Friday, November 09, 2012

Reader EJ brings up a good question: If methane is a fossil fuel, what's it doing on Saturn's moon Titan?

June 2012: Huge Tropical Methane Lake on Saturn Moon Titan | Space.com
An oasis of liquid methane has unexpectedly been discovered amid the tropical dunes of Saturn's moon Titan, researchers say.
Methane - Wikipedia, the free encyclopedia
Methane ... is a chemical compound with the chemical formula CH4. It is the simplest alkane, the main component of natural gas, and probably the most abundant organic compound on earth. The relative abundance of methane makes it an attractive fuel.

3 comments:

NiV said...

Methane reacts with oxygen - it is only abundant on Titan because there's no oxygen there. On Earth any native methane was oxidised long ago, and the vast majority is formed by bacteria living in low-oxygen conditions.

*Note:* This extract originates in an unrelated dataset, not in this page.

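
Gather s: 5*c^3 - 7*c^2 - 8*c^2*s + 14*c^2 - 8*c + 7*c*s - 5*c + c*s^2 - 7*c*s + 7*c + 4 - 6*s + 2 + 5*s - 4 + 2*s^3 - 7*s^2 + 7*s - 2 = 5*c^3 + 7*c^2 - 6*c + 2*s^3 + s^2*(c - 7) + s*(6 - 8*c^2)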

Methane as a substance is not *inherently* fossil, but on Earth it mostly is.

Anonymous said...

You mean all the methane locked up in the clathrates were formed by bacteria?

NiV said...

Yep.

99% of it in the deep formations is produced by hydrogeonotrophic methanogens (a type of bacteria) from H2 and CO2. It then seeps up through cracks in the rock until it hits either very cold or deep water. There's a small fraction formed by breakdown of buried organic matter under heat. And around deep water oil/gas wells leakage can form clathrate deposits.